Direct

Direct Data Operator #

The DirectDataOperator is used to access data stored in the Proxima Platform using direct access from a JVM process. This uses objects defined by the operator itself, namely the following:

These objects provide access to the data in the following ways:

  • CommitLogReader reads data from commit-log (streaming) fashion (e.g. Kafka)
  • RandomAccessReader reads data from random access storage (e.g. Cassandra)
  • BatchLogReader reads data from either a blob store (e.g. S3) or from random access database (e.g. Cassandra) in a form of global scan
  • CachedView provides way to reduce commit-log (Kafka) to a locally stored cache for random-access
  • OnlineAttributeWriter is used to write to attribute families that store data to storages supporting online append (e.g. Kafka, Cassandra, HBase)
  • BulkAttributeWriter is used to write to attribute families that store data to storages supporting bulk import (e.g. S3, HBase)

Creating the operator #

A DirectDataOperator is created as all other operators by. We will use model defined in test-readme.conf. The file defines a data model for an eshop with entities user (for defining properties of users), product (defines product) and event, which defines data that occurs on the site (e.g. impression, click, add to cart, …):

Repository repo = Repository.of(ConfigFactory.load("test-readme.conf").resolve());
DirectDataOperator direct = repo.getOrCreateDataOperator(DirectDataOperator.class);

If we use the code generator, then we can also create the class that will hold our typed attributes:

Model model = Model.wrap(repo);

Writing data #

When we have instance of the operator, we can start accessing data defined in the Repository:

Optional<OnlineAttributeWriter> maybeWriter =
    direct.getWriter(model.getEvent().getDataDescriptor());

// we should have the writer,
// otherwise it is error in the definition of the model
Preconditions.checkState(maybeWriter.isPresent());

OnlineAttributeWriter writer = maybeWriter.get();

// create event describing user 'user' buying product 'product'
BaseEvent event = BaseEvent.newBuilder()
    .setProductId("product")
    .setUserId("user")
    .setAction(Action.BUY)
    .build();

// create StreamElement for the event
StreamElement element = model
    .getEvent()
    .getDataDescriptor()
    .upsert(UUID.randomUUID().toString(), System.currentTimeMillis(), event);

// write the event, will be confirmed asynchronously
writer.write(
    element,
    (succ, exc) -> {
      if (succ) {
        log.info("Event successfully written.");
      } else {
        log.warn("Error during writing of element", exc);
      }
    });

Reading streaming data #

Reading events in streaming fashion is called observing in the platform’s terminology. We can observe commit log using CommitLogReader.

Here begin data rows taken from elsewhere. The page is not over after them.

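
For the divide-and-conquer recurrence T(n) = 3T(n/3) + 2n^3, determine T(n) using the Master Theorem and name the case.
Master Theorem template: T(n) = a·T(n/b) + f(n).
Here: a=3, b=3, f(n)=2n^3
Compute log_b(a) = log_3(3) = 1.
f(n) = 2n^3 = Ω(n^(1+ε)) with ε = 2, and the regularity condition holds (a·f(n/b) = (a/b^3)·f(n) with a/b^3 = 3^-2 < 1). Case 3: T(n) = Θ(f(n)) = Θ(n^3).

Case 3: T(n) = Θ(n^3)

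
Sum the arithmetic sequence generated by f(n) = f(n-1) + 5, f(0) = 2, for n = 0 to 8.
Computing the sequence terms: 2, 7, 12, 17, 22, 27, 32, 37, 42
Adding these values together:

198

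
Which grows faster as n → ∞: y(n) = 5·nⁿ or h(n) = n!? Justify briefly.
Comparing growth rates:
Growth-rate hierarchy: log n ≺ any polynomial ≺ any exponential cⁿ (c>1) ≺ n! ≺ nⁿ.
super-exponential nⁿ dominates factorial asymptotically.

y(n) grows faster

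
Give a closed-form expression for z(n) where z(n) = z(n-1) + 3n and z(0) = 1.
Recurrence: z(n) = z(n-1) + 3n, initial: z(0) = 1.
Telescoping: z(n) = z(0) + 3·Σᵢ₌₁ⁿ i = 1 + 3·n(n+1)/2.

z(n) = 3·n(n+1)/2 + 1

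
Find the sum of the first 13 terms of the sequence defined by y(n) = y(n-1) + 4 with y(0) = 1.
Computing the sequence terms: 1, 5, 9, 13, 17, 21, 25, 29, 33, 37, 41, 45, 49
Adding these values together:

325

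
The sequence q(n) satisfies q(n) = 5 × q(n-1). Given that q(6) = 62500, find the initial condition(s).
In general q(n) = 5ⁿ · q(0). At n = 6: q(0) = q(6) / 5^6 = 62500 / 15625 = 4.

q(0) = 4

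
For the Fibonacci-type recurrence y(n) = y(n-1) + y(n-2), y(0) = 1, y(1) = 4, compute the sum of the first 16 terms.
Computing the sequence terms: 1, 4, 5, 9, 14, 23, 37, 60, 97, 157, 254, 411, 665, 1076, 1741, 2817
Adding these values together:

7371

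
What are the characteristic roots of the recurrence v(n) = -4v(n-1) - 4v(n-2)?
Substitute v(n) = rⁿ and divide through by rⁿ⁻²: r² + 4r + 4 = 0
Factor: (r + 2)² = 0, so r = -2 (double root).
General solution: v(n) = (A + Bn)·(-2)ⁿ

Characteristic: r² + 4r + 4 = 0, Roots: r = -2 (double root)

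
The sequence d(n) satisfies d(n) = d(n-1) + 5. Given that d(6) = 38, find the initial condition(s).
d(6) = d(0) + 6·5, so d(0) = 38 - 30 = 8.

d(0) = 8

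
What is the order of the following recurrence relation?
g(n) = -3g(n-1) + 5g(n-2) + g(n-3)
The order is the largest lag k for which g(n-k) appears. Here the deepest term is g(n-3), so the order is 3.

Order 3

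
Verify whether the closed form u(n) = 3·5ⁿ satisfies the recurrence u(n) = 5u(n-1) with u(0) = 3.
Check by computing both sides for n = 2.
From the recurrence with u(0) = 3:
  u(0) = 3, u(1) = 15, u(2) = 75
  so the recurrence gives u(2) = 75.
From the proposed closed form u(n) = 3·5ⁿ:
  u(2) = 75.
Both sides give 75 at n = 2, and the initial condition(s) match, so the closed form is consistent.

Yes, the closed form is correct.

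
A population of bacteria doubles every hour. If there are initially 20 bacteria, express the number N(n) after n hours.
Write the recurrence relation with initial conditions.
Each hour multiplies the count by 2, so the count after n hours depends only on the count after n-1 hours: N(n) = 2 × N(n-1). The starting count gives N(0) = 20.
Unrolling n times gives the closed form N(n) = 20 × 2ⁿ.

N(n) = 2 × N(n-1), N(0) = 20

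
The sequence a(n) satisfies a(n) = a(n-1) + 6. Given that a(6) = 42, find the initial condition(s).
a(6) = a(0) + 6·6, so a(0) = 42 - 36 = 6.

a(0) = 6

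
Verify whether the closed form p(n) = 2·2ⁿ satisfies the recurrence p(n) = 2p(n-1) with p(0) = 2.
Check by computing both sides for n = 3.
From the recurrence with p(0) = 2:
  p(0) = 2, p(1) = 4, p(2) = 8, p(3) = 16
  so the recurrence gives p(3) = 16.
From the proposed closed form p(n) = 2·2ⁿ:
  p(3) = 16.
Both sides give 16 at n = 3, and the initial condition(s) match, so the closed form is consistent.

Yes, the closed form is correct.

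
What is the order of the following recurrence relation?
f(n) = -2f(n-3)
The order is the largest lag k for which f(n-k) appears. Here the deepest term is f(n-3), so the order is 3.

Order 3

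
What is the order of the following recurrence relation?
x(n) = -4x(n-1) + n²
The order is the largest lag k for which x(n-k) appears. Here the deepest term is x(n-1) (the n² term is non-homogeneous and does not affect the order), so the order is 1.

Order 1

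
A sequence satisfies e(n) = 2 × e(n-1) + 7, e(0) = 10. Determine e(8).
Computing step by step:
e(0) = 10
e(1) = 2 × 10 + 7 = 27
e(2) = 2 × 27 + 7 = 61
e(3) = 2 × 61 + 7 = 129
e(4) = 2 × 129 + 7 = 265
e(5) = 2 × 265 + 7 = 537
e(6) = 2 × 537 + 7 = 1081
e(7) = 2 × 1081 + 7 = 2169
e(8) = 2 × 2169 + 7 = 4345

4345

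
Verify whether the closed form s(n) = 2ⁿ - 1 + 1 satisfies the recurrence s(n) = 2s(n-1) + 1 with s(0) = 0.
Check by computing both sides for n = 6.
From the recurrence with s(0) = 0:
  s(0) = 0, s(1) = 1, s(2) = 3, s(3) = 7, s(4) = 15, s(5) = 31, s(6) = 63
  so the recurrence gives s(6) = 63.
From the proposed closed form s(n) = 2ⁿ - 1 + 1:
  s(6) = 64.
The recurrence gives 63 but the closed form gives 64, so the closed form does not satisfy the recurrence.

No, the closed form is incorrect.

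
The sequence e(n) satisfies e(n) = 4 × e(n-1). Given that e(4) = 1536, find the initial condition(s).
In general e(n) = 4ⁿ · e(0). At n = 4: e(0) = e(4) / 4^4 = 1536 / 256 = 6.

e(0) = 6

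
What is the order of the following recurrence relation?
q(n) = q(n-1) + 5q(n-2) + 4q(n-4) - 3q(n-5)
The order is the largest lag k for which q(n-k) appears. Here the deepest term is q(n-5), so the order is 5.

Order 5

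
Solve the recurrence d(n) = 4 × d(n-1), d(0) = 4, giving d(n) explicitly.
Recurrence: d(n) = 4 × d(n-1), initial: d(0) = 4.
Each term is 4 times the previous, so this is geometric with ratio 4. After n steps: d(n) = d(0)·4ⁿ = 4·4ⁿ.

d(n) = 4·4ⁿ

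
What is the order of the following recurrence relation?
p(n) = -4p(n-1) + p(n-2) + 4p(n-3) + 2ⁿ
The order is the largest lag k for which p(n-k) appears. Here the deepest term is p(n-3) (the 2ⁿ term is non-homogeneous and does not affect the order), so the order is 3.

Order 3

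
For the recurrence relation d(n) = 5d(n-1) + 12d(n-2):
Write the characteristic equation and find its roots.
Substitute d(n) = rⁿ and divide through by rⁿ⁻²: r² - 5r - 12 = 0
Discriminant: 5² + 4·12 = 73, not a perfect square, so by the quadratic formula r = (5 ± √73)/2.
General solution: d(n) = A·r₁ⁿ + B·r₂ⁿ where r₁,r₂ = (5 ± √73)/2

Characteristic: r² - 5r - 12 = 0, Roots: r = (5 ± √73)/2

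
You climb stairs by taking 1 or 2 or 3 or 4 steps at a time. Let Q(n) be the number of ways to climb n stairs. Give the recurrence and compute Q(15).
Condition on the size of the last step (1 to 4): before it there were n-1, …, n-4 stairs climbed, and these cases are disjoint, so Q(n) = Q(n-1) + Q(n-2) + Q(n-3) + Q(n-4) (order-4 linear recurrence).
Initial conditions by direct count (compositions of i into parts ≤ 4): Q(1) = 1; Q(2) = 2; Q(3) = 4; Q(4) = 8.
Iterating the recurrence: Q(5) = 15, Q(6) = 29, Q(7) = 56, Q(8) = 108, Q(9) = 208, Q(10) = 401, Q(11) = 773, Q(12) = 1490, Q(13) = 2872, Q(14) = 5536, Q(15) = 10671.

Q(n) = Q(n-1) + Q(n-2) + Q(n-3) + Q(n-4), Q(1) = 1, Q(2) = 2, Q(3) = 4, Q(4) = 8; Q(15) = 10671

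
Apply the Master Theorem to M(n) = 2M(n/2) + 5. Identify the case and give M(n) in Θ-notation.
Master Theorem template: M(n) = a·M(n/b) + f(n).
Here: a=2, b=2, f(n)=5
Compute log_b(a) = log_2(2) = 1.
f(n) = 5 = O(n^(1-ε)) with ε = 1. Case 1: M(n) = Θ(n^log_b(a)) = Θ(n).

Case 1: M(n) = Θ(n)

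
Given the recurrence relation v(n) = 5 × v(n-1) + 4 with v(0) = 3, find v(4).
Computing step by step:
v(0) = 3
v(1) = 5 × 3 + 4 = 19
v(2) = 5 × 19 + 4 = 99
v(3) = 5 × 99 + 4 = 499
v(4) = 5 × 499 + 4 = 2499

2499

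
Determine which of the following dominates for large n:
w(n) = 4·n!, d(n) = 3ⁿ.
Comparing growth rates:
Growth-rate hierarchy: log n ≺ any polynomial ≺ any exponential cⁿ (c>1) ≺ n! ≺ nⁿ.
factorial dominates exponential base 3 asymptotically.

w(n) grows faster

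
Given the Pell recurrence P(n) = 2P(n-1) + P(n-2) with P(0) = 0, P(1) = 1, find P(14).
Computing the sequence terms:
0, 1, 2, 5, 12, 29, 70, 169, 408, 985, 2378, 5741, 13860, 33461, 80782

80782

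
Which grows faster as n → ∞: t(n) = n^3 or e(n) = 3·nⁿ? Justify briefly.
Comparing growth rates:
Growth-rate hierarchy: log n ≺ any polynomial ≺ any exponential cⁿ (c>1) ≺ n! ≺ nⁿ.
super-exponential nⁿ dominates polynomial degree 3 asymptotically.

e(n) grows faster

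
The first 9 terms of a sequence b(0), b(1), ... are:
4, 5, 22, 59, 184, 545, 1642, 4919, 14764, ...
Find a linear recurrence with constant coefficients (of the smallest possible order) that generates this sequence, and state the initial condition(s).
Look for the lowest-order linear relation among consecutive terms.
Observation: b(n) - 2·b(n-1) - (3)·b(n-2) = 0 holds for the shown terms, and no order-1 relation b(n) = α·b(n-1) + β fits.
Check at n=3: 2·22 + (3)·5 = 59. ✓

b(n) = 2b(n-1) + 3b(n-2), b(0) = 4, b(1) = 5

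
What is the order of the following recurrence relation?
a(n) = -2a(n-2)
The order is the largest lag k for which a(n-k) appears. Here the deepest term is a(n-2), so the order is 2.

Order 2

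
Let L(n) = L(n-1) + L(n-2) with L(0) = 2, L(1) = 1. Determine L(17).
Computing the sequence terms:
2, 1, 3, 4, 7, 11, 18, 29, 47, 76, 123, 199, 322, 521, 843, 1364, 2207, 3571

3571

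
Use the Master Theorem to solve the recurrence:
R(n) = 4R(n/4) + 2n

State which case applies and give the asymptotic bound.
Master Theorem template: R(n) = a·R(n/b) + f(n).
Here: a=4, b=4, f(n)=2n
Compute log_b(a) = log_4(4) = 1.
f(n) = 2n = Θ(n). Case 2: R(n) = Θ(n log n).

Case 2: R(n) = Θ(n log n)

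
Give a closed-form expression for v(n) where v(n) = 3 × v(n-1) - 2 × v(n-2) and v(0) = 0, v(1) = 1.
Recurrence: v(n) = 3 × v(n-1) - 2 × v(n-2), initial: v(0) = 0, v(1) = 1.
Characteristic equation: r² - 3r + 2 = 0, which factors as (r - 2)(r - 1) = 0, so r = 2, 1. General solution v(n) = A·2ⁿ + B·1ⁿ. From v(0) = 0: A + B = 0. From v(1) = 1: 2A + 1B = 1. Solving gives A = 1, B = -1.

v(n) = 2ⁿ - 1ⁿ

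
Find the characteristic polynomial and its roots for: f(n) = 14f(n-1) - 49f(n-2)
Substitute f(n) = rⁿ and divide through by rⁿ⁻²: r² - 14r + 49 = 0
Factor: (r - 7)² = 0, so r = 7 (double root).
General solution: f(n) = (A + Bn)·7ⁿ

Characteristic: r² - 14r + 49 = 0, Roots: r = 7 (double root)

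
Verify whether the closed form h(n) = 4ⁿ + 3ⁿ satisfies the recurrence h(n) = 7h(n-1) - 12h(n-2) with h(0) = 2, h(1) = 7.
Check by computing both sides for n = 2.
From the recurrence with h(0) = 2, h(1) = 7:
  h(0) = 2, h(1) = 7, h(2) = 25
  so the recurrence gives h(2) = 25.
From the proposed closed form h(n) = 4ⁿ + 3ⁿ:
  h(2) = 25.
Both sides give 25 at n = 2, and the initial condition(s) match, so the closed form is consistent.

Yes, the closed form is correct.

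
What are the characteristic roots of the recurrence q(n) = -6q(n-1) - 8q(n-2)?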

Optional<CommitLogReader> maybeReader =
    direct.getCommitLogReader(model.getEvent().getDataDescriptor());

// missing reader is error in the model definition
Preconditions.checkState(maybeReader.isPresent());

CommitLogReader reader = maybeReader.get();

reader.observe(
    // name the observer, if multiple observers with the same name exist
    // the events will be load balanced among them
    "EventsProcessor",
    new CommitLogObserver() {
      @Override
      public boolean onNext(StreamElement element, OnNextContext context) {

        Optional<BaseEvent> maybeEvent =
            model.getEvent().getDataDescriptor().valueOf(element);

        if (maybeEvent.isPresent()) {
          // successfully parsed the event value
          log.info(
              "Received event {}",
              TextFormat.shortDebugString(maybeEvent.get()));
          // run some logic to handle the event
          handleEvent(maybeEvent.get(), context);
        } else {
          log.warn("Failed to parse value from {}", element);
          // confirm the element was processed
          context.confirm();
        }
        /* continue processing */
        return true;
      }

      private void handleEvent(BaseEvent event, OnNextContext context) {
        // do some logic
        // can be asynchronous
        executor.submit(
            () -> {
              ExceptionUtils.unchecked(() -> TimeUnit.SECONDS.sleep(1));
              log.info("Event {} processed.", TextFormat.shortDebugString(event));
              // do not forget to confirm the processing
              context.confirm();
            });
      }
    });

Reading random-access data #

If we have some logic for processing events and storing data related to entity user, we can read this data using RandomAccessReader (e.g. for accessing this data in the UI):

 Optional<RandomAccessReader> maybeReader =
     direct.getRandomAccess(model.getUser().getDetailsDescriptor());
 Preconditions.checkState(maybeReader.isPresent());
 RandomAccessReader reader = maybeReader.get();
 String userId = "user";
 Optional<KeyValue<UserDetails>> maybeUserDetails =
     reader.get(userId, model.getUser().getDetailsDescriptor());
 if (maybeUserDetails.isPresent()) {
   // process retrieved details
   // KeyValue extends StreamElement, but is already typed
   KeyValue<UserDetails> detailsKv = maybeUserDetails.get();
   // failure to parse would throw exception
   UserDetails userDetails = detailsKv.getParsedRequired();

   log.info(
       "Retrieved details {} for user {}",
       TextFormat.shortDebugString(userDetails),
       userId);
 } else {
   log.info("User {} has no details", userId);
 }

Reading batch data #

By analogy with CommitLogReader, BatchLogReader provides access to data stored in attribute families with access batch-updates or batch-snapshot. The DirectDataOperator is in these cases used mostly in other operators ( Beam, Flink) for batch processing.

Creating cached view #

Data stored in commit-log can be used for random access lookup (under some additional constraints, i.e. the implementation of the commit-log contains all the historical data in some compacted form). When we have such commit log implementation (Kafka with compacted topic), we can cache the topic to get the random access view:

Optional<CachedView> maybeView =
    direct.getCachedView(model.getUser().getDetailsDescriptor());

if (maybeView.isEmpty()) {
  log.warn(
      "There must be family with access 'cached-view' defined.");
} else {
  CachedView view = maybeView.get();
  // read all partitions of the underlying storage
  // can be used to select only a subset of partitions

  // this call will block until the data is cached
  view.assign(view.getPartitions());

  // read the user details
  String userId = "user";
  Optional<KeyValue<UserDetails>> maybeDetails =
      view.get("user", model.getUser().getDetailsDescriptor());
  if (maybeDetails.isPresent()) {
    log.info(
        "Have details {} for user {}",
        maybeDetails.get().getParsedRequired(), userId);
  } else {
    log.info("User {} has no details", userId);
  }
}